Assessing cyber risks in a bond investing context

Nicholas Kordowski, Head of Research – Non Financials at Aberdeen Standard Investment, explains how to assess cyber risks in a bond investing context amid the surge in digitization drive.

The covid-19 pandemic is having a profound impact on how companies do business. Fundamentally different ways of operating can have significant corporate risk implications, some of which may not be fully understood.

One of the main trends is the replacement of face-to-face interactions with digitalized communication. While this may spell opportunity for some, it also brings additional risks.

The lack of experience in the digital field for some companies means that such risks can sometimes not be adequately addressed. There is also a danger these risks are not recognized by investors. As bond investors, we have some concerns around data security and customer privacy.

However, help is potentially at hand. A useful starting point for many professional investors is the Sustainable Accounting Standards Board’s (SASB) ‘Materiality Map’. This tool can be used to highlight the well-established issues of concern for each sector. At present, the concerns of ‘Customer Privacy’ and ‘Data Security’ are understandably highlighted for industries such as Telecoms & Internet Media. However, at present, such risks are not flagged for sectors such as Media & Entertainment services, Food & Beverage or indeed most Consumer Goods.

We see at least two potential problems here. First, there is the increasing blurring of traditional sector categorizations – for example, is Ocado a supermarket or a technology company? Second, increasing digitization is very much a cross-sector trend. While nearly every industry was already heading in this direction, there is little doubt that covid-19 has accelerated this trend. In some cases, companies have needed to increase their online activities to ensure the sustainability of their business. The result of this is that more and more customer information is now being held online. This by itself suggests a generalized increase in cyber risks. However, the bigger issue we think can be companies’ own management of such risks.

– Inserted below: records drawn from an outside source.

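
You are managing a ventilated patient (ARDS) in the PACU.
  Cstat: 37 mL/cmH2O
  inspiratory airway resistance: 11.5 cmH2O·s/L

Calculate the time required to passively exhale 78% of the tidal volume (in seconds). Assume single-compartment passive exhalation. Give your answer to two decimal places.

0.64

τ = R × C = 11.5 × 37 mL/cmH2O = 11.5 × 0.037 L/cmH2O = 0.4255 s.
Exhaled fraction f = 1 − e^(−t/τ) → t = −τ·ln(1 − f) = −0.4255·ln(0.22) = 0.6443 s.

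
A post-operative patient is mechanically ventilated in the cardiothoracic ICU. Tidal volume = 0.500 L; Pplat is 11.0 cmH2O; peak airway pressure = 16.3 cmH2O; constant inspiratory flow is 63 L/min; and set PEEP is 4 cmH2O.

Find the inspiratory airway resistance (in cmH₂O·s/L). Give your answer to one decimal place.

Flow: 63 L/min ÷ 60 = 1.05 L/s.
Raw = (PIP − Pplat) / flow = (16.3 − 11.0) / 1.05 = 5.3 / 1.05 = 5.048 cmH2O·s/L.

5.0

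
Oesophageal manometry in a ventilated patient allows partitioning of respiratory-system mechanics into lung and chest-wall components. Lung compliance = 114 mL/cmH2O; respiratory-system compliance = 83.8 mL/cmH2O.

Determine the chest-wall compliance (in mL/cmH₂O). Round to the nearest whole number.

1/Ccw = 1/Crs − 1/CL.
1/Ccw = 1/83.8 − 1/114 = 0.003161.
Ccw = 316.36 mL/cmH2O.

316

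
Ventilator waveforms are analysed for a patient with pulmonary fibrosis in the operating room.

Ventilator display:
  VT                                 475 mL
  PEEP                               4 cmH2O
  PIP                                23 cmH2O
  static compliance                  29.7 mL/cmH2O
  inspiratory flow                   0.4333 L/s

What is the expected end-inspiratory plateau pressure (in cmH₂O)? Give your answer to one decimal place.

Pplat = PEEP + Vt / Cstat = 4 + 475 / 29.7 = 4 + 15.993 = 19.993 cmH2O.

20.0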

Of course, pretty much any business can be targeted by cybercriminals or be prone to inadvertent data leakage. Typically, we find that companies that rely on high levels of consumer trust tend to have better controls regarding customer data and security etc. This applies particularly to finance and healthcare companies, especially larger ones. However, in recent years some companies that might be expected to have robust controls have been caught out. An example in late 2015 the consumer credit rating agency Experian revealed that the personal data of 15 million of its customers had been compromised. Such examples raise concerns about less specialized businesses rapidly changing their operating norms.

There are a number of questions that capital allocators, including bond investors, should consider carefully: is there any evidence of increased capital spending attributable specifically to cybersecurity? Are corporate governance structures adapting appropriately to ensure these new risks are recognized early and managed effectively? Quite often the best way to get a more complete handle on this is by engaging directly with company managers. Any unconvincing responses should set alarm bells ringing.

Possibly the biggest issue for companies dealing with adverse cyber incidents, is reputational damage. And the risks surrounding this are certainly growing because of increasing negative global publicity around such incidents. Reputational damage can bring not only higher costs but also reduced revenues as consumers switch to alternative, and perceived ‘safer’ suppliers (see chart below).

When it comes to bond investing, the importance of effective cyber risk due diligence is underscored by the proliferating ways in which this can affect companies’ credit worthiness. Owing to rapidly changing ways of doing business, spurred further by covid-19, traditional sector labels are becoming less relevant. In general, the ‘materiality’ of such risks is growing across all sectors, in terms of both potential vulnerabilities and likely business and financial impacts. We think this calls for much greater emphasis on assessing companies’ governance structures and their approaches to managing cyber risks. In our experience, we have found that direct engagement with companies on such matters can be an invaluable input for determining appropriate discount rates and assessing the attractiveness (or otherwise) of bond spreads.